Chippy - Don't lose sleep over it fella - your work is briliant and as has been said, it takes skill to do something like you've done! Well done.  

Mark


----------



## maltrout512 (23 Dec 2008)

Just come onto this one. Well said Woody. If you want to laugh or not have a quick look at pinks profile. Has two occupations. Must be very busy!!!!! :lol: :lol: :lol:


----------



## Karl (23 Dec 2008)

Dan Tovey":2rqmunvy said:


> Karl's quite right.
> 
> Every maker of bespoke furniture and kitchens that I know would love never to have to fit a kitchen again.
> 
> ...



You could always give them my number and i'll do it for them..... :lol: 

Cheers

Karl


----------



## Smudger (23 Dec 2008)

I really like that, it looks different enough to be interesting.

What's the floor? Walnut?


----------



## jhwbigley (23 Dec 2008)

pinkyinboro":3ctir4xd said:


> its NOT hard fitting a kitchen what has been made already
> try making the kitchen from scratch then post some pictures
> nice work with the spirit level and drill NOT



anyone can "plonke" a kitchen in, fitting a kitchen properly is a art.
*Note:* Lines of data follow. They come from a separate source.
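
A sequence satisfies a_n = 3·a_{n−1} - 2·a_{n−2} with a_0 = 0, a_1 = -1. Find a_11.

With companion matrix T = [[3, -2], [1, 0]], [a_n, a_{n−1}]ᵀ = T·[a_{n−1}, a_{n−2}]ᵀ, so [a_11, a_10]ᵀ = T¹⁰·[a_1, a_0]ᵀ.
T¹⁰ = [[2047, -2046], [1023, -1022]], giving [a_11, a_10]ᵀ = [[-2047], [-1023]].

-2047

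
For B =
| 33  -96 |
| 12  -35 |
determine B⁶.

tr B = -2 and det B = -3, so the characteristic polynomial is λ² − (-2)λ + (-3) with roots 1 and -3.
Eigenvectors give P = [[3, 8], [1, 3]] with P⁻¹ = [[3, -8], [-1, 3]], and B = P·diag(1, -3)·P⁻¹.
Then B⁶ = P·diag(1, 729)·P⁻¹ = [[3, 5832], [1, 2187]] · [[3, -8], [-1, 3]] = [[-5823, 17472], [-2184, 6553]].

[[-5823, 17472], [-2184, 6553]]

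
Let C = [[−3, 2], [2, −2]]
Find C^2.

[[13, −10], [−10, 8]]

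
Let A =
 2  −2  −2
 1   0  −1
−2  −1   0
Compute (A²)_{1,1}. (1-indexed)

6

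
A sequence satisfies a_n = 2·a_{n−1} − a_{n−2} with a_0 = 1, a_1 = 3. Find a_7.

With companion matrix B = [[2, −1], [1, 0]], [a_n, a_{n−1}]ᵀ = B·[a_{n−1}, a_{n−2}]ᵀ, so [a_7, a_6]ᵀ = B⁶·[a_1, a_0]ᵀ.
B⁶ = [[7, −6], [6, −5]], giving [a_7, a_6]ᵀ = [[15], [13]].

15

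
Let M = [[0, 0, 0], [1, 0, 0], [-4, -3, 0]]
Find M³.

[[0, 0, 0], [0, 0, 0], [0, 0, 0]]

M is strictly triangular, hence nilpotent: M³ = 0, so M³ = 0.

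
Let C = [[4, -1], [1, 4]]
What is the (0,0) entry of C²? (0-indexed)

15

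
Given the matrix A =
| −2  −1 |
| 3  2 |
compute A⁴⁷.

A² = I (check: tr A = 0 and det A = −1), so A⁴⁷ = A since 47 is odd.

[[−2, −1], [3, 2]]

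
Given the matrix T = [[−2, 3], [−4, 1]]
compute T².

[[−8, −3], [4, −11]]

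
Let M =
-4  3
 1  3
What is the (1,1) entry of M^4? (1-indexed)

364

M^2 = [[19, -3], [-1, 12]]
M^3 = [[-79, 48], [16, 33]]
M^4 = [[364, -93], [-31, 147]]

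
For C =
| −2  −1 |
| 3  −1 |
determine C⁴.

C² = [[1, 3], [−9, −2]]
C³ = [[7, −4], [12, 11]]
C⁴ = [[−26, −3], [9, −23]]

[[−26, −3], [9, −23]]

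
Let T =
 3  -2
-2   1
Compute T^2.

[[13, -8], [-8, 5]]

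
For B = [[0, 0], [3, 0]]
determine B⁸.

B is strictly triangular, hence nilpotent: B² = 0, so B⁸ = 0.

[[0, 0], [0, 0]]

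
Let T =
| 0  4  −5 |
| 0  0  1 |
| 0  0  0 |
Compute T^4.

T is strictly triangular, hence nilpotent: T^3 = 0, so T^4 = 0.

[[0, 0, 0], [0, 0, 0], [0, 0, 0]]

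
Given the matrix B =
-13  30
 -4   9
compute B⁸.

[[39361, -98400], [13120, -32799]]

tr B = -4 and det B = 3, so the characteristic polynomial is λ² − (-4)λ + (3) with roots -1 and -3.
Eigenvectors give P = [[-5, -3], [-2, -1]] with P⁻¹ = [[1, -3], [-2, 5]], and B = P·diag(-1, -3)·P⁻¹.
Then B⁸ = P·diag(1, 6561)·P⁻¹ = [[-5, -19683], [-2, -6561]] · [[1, -3], [-2, 5]] = [[39361, -98400], [13120, -32799]].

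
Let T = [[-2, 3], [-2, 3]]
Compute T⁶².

T² = T (a projection; rank 1, trace 1), so T⁶² = T.

[[-2, 3], [-2, 3]]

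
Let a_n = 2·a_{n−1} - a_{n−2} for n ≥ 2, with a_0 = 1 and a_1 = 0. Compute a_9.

-8

With companion matrix C = [[2, -1], [1, 0]], [a_n, a_{n−1}]ᵀ = C·[a_{n−1}, a_{n−2}]ᵀ, so [a_9, a_8]ᵀ = C^8·[a_1, a_0]ᵀ.
C^8 = [[9, -8], [8, -7]], giving [a_9, a_8]ᵀ = [[-8], [-7]].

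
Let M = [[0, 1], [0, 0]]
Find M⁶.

[[0, 0], [0, 0]]

M is strictly triangular, hence nilpotent: M² = 0, so M⁶ = 0.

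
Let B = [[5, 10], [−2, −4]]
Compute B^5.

[[5, 10], [−2, −4]]

B² = B (a projection; rank 1, trace 1), so B^5 = B.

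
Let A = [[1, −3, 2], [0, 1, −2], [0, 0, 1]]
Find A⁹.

A = I + N where N = [[0, −3, 2], [0, 0, −2], [0, 0, 0]] is strictly upper-triangular, so N³ = 0.
(I + N)⁹ = I + 9·N + 36·N² = [[1, −27, 234], [0, 1, −18], [0, 0, 1]].

[[1, −27, 234], [0, 1, −18], [0, 0, 1]]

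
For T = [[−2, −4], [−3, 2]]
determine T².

[[16, 0], [0, 16]]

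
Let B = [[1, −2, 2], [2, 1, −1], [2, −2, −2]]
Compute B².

[[1, −8, 0], [2, −1, 5], [−6, −2, 10]]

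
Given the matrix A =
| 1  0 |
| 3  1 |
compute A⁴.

[[1, 0], [12, 1]]

A = I + N where N = [[0, 0], [3, 0]] is strictly lower-triangular, so N² = 0.
(I + N)⁴ = I + 4·N = [[1, 0], [12, 1]].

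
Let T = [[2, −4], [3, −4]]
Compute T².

[[−8, 8], [−6, 4]]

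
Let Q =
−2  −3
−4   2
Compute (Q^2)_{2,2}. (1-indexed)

16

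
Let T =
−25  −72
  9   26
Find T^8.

tr T = 1 and det T = −2, so the characteristic polynomial is λ² − (1)λ + (−2) with roots −1 and 2.
Eigenvectors give P = [[3, −8], [−1, 3]] with P⁻¹ = [[3, 8], [1, 3]], and T = P·diag(−1, 2)·P⁻¹.
Then T^8 = P·diag(1, 256)·P⁻¹ = [[3, −2048], [−1, 768]] · [[3, 8], [1, 3]] = [[−2039, −6120], [765, 2296]].

[[−2039, −6120], [765, 2296]]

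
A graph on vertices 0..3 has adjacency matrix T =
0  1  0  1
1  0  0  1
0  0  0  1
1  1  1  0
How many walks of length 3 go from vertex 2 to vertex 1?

The number of length-3 walks from vertex 2 to vertex 1 is entry (2,1) of T³, where T is the adjacency matrix.
T² = [[2, 1, 1, 1], [1, 2, 1, 1], [1, 1, 1, 0], [1, 1, 0, 3]]
T³ = [[2, 3, 1, 4], [3, 2, 1, 4], [1, 1, 0, 3], [4, 4, 3, 2]]

1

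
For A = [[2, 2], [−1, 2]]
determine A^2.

[[2, 8], [−4, 2]]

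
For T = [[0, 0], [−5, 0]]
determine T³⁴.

T is strictly triangular, hence nilpotent: T² = 0, so T³⁴ = 0.

[[0, 0], [0, 0]]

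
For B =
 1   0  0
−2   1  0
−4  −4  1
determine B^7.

B = I + N where N = [[0, 0, 0], [−2, 0, 0], [−4, −4, 0]] is strictly lower-triangular, so N^3 = 0.
(I + N)^7 = I + 7·N + 21·N^2 = [[1, 0, 0], [−14, 1, 0], [140, −28, 1]].

[[1, 0, 0], [−14, 1, 0], [140, −28, 1]]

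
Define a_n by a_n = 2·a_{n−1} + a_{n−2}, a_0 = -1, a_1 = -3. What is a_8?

With companion matrix T = [[2, 1], [1, 0]], [a_n, a_{n−1}]ᵀ = T·[a_{n−1}, a_{n−2}]ᵀ, so [a_8, a_7]ᵀ = T⁷·[a_1, a_0]ᵀ.
T⁷ = [[408, 169], [169, 70]], giving [a_8, a_7]ᵀ = [[-1393], [-577]].

-1393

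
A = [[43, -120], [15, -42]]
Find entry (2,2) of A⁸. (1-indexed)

tr A = 1 and det A = -6, so the characteristic polynomial is λ² − (1)λ + (-6) with roots -2 and 3.
Eigenvectors give P = [[-8, 3], [-3, 1]] with P⁻¹ = [[1, -3], [3, -8]], and A = P·diag(-2, 3)·P⁻¹.
Then A⁸ = P·diag(256, 6561)·P⁻¹ = [[-2048, 19683], [-768, 6561]] · [[1, -3], [3, -8]] = [[57001, -151320], [18915, -50184]].

-50184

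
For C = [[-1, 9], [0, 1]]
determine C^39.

C² = I (check: tr C = 0 and det C = -1), so C^39 = C since 39 is odd.

[[-1, 9], [0, 1]]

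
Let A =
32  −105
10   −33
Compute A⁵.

[[1682, −5775], [550, −1893]]

tr A = −1 and det A = −6, so the characteristic polynomial is λ² − (−1)λ + (−6) with roots −3 and 2.
Eigenvectors give P = [[3, 7], [1, 2]] with P⁻¹ = [[−2, 7], [1, −3]], and A = P·diag(−3, 2)·P⁻¹.
Then A⁵ = P·diag(−243, 32)·P⁻¹ = [[−729, 224], [−243, 64]] · [[−2, 7], [1, −3]] = [[1682, −5775], [550, −1893]].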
btw no one likes a c**ky pipper [-X be nice or we will send norm after you ! :norm:


----------



## BradNaylor (25 Dec 2008)

karl":3ag4bshe said:


> Dan Tovey":3ag4bshe said:
> 
> 
> > Karl's quite right.
> ...



I think maybe we should have a little chat, Karl.

Cheers
Dan


----------



## jlawrence (16 Feb 2009)

I'm actually interested in this as one of my jobs for this next year is to replace the kitchen (either myself or by getting someone in).

My thoughts:
It must take more skill to fit an off the shelf kitchen into an area well than it would to fit a bespoke kitchen. At least when you've built the cabinets etc to fit a given space there's a chance that they might actually fit in there.
I would imagine that the fitting is much more tedious (and less enjoyable) than the actual building of the units.


----------



## rileytoolworks (16 Feb 2009)

Chippy, I agree with your sentiments about the OM extractor. They're a pain in the buttocks! The stupid hood is near impossible to cut cleanly. I've had to fit five in the last seven months.
Nice looking job. Do you do bespoke stuff too?


----------



## big soft moose (16 Feb 2009)

pinkyinboro":1xvsunv1 said:


> i was only saying fitting cabinets what someone else made and designed
> is not that hard is it



of course its even easier to rip off pictures of someone elses kitchen and pretend that you fitted it - isnt it pinky ??? :roll: 

Chippy - dont listen to this rubbish , fitting a kitchen well, as you clearly can, is an art , regardless of who made the carcases.


----------